If anyone finds this thread having stability problems with Ryzen, one of my first questions would be "How many DIMMs?" The appropriate answer is TWO. Not to say 4 is impossible, but you will have more stability problems, and you will be limited in your RAM speed quest. Seems like 2400 is max stable IMO with 4 DIMMs on Ryzen. I tried 4x8GB G.Skill Trident 3200 and Chrome couldn't even successfully load a tab. I moved that set of RAM over to a Kaby Lake i5-7600K and Chrome also couldn't successfully load a tab. Turned RAM down to 2800 on the 7600K and found stability there. Tried upping DDR voltage, MC voltage, etc, to no avail.
I got into that predicament by buying a 16GB set of RAM on Black Friday for a "good deal" knowing that the price was likely to keep going up. It was preemptive, without having a specific home the RAM, just guessing that it would come in handy by year's end. And it was more expensive by January when the need arose, but that meant that I needed another set to actually do anything. Cities Skylines and VMware Workstation put me firmly in the 32GB camp - less is painful. Also painful is a constantly crashing system, especially BSODs implicating Memory Management. A few nights ago I lost several hours of city-building and at that point, shut the Ryzen system down and ripped out the 4x8GB G.Skill Trident 3200, and replaced it with 2x16GB Mushkin Ridgeback 2400, which has been perfect so far.
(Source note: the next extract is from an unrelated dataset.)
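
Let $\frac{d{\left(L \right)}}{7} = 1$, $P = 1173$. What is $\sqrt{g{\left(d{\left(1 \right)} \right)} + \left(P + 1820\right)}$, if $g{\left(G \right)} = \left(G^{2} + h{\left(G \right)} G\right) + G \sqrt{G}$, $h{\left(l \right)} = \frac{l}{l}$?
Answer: $\sqrt{3049 + 7 \sqrt{7}} \approx 55.385$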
I've had so little stability from the RAM until now that I haven't even fiddled with overclocking this one yet! The Ryzen ESXi server in the garage runs 4x16GB G.Skill FlareX 2400, and I've had the occasional purple screen and the occasional hung/pegged VM (usually my DNS so it's pretty easy to spot: get home from work and host names won't resolve or browsing sucks), but the many BIOS updates for the Prime X370-Pro have helped (though there has been the occasional regression).
Welch wrote:I was going to say, I always avoided the Ai suite too but figured maybe I was missing something in this newest version. Have you tried v3 Chrispy?
Chrispy_ wrote:Even if they fixed all those problems and it was completely stable, it's a massive heavy set of tools riddled with unnecessary bloatware, skins, feature-creep and mystery stuff that eats far too many system resources. All of the other options like speedfan or HWinfo are far lighter, less intrusive, known to be stable across multiple platforms (Asus can't even provide stability on their own platform!) and better at their jobs than anything in AI suite anyway.
Welch wrote:Will have my Mass Drop Senheisser headphones soon to test the supposedly isolated "supreme FX" sound.
LostCat wrote:Meh I think I'll stick with the Gigabyte. No sense spending more money on this build than I already did unless I absolutely needed to. (If it was my primary gaming machine I'd think more strongly about it, but it isn't.)
Chrispy_ wrote:Welch wrote:Will have my Mass Drop Senheisser headphones soon to test the supposedly isolated "supreme FX" sound.
Please post an update on this.
I thought I'd give onboard audio another shot with this Gigabyte H97-HD3. It's not exactly a high-end board but they used an ALC887 codec which isn't audiophile grade, but it's at least decent - and then paired it with high-quality capacitors on their own isolated bit of PCB:
Needless to say, I could still hear plenty of EMI interference from the graphics card and some sqealing through my Presonus studio monitors, so I'm running through an external DAC instead which is perfectly clean, within the limits of my hearing at least.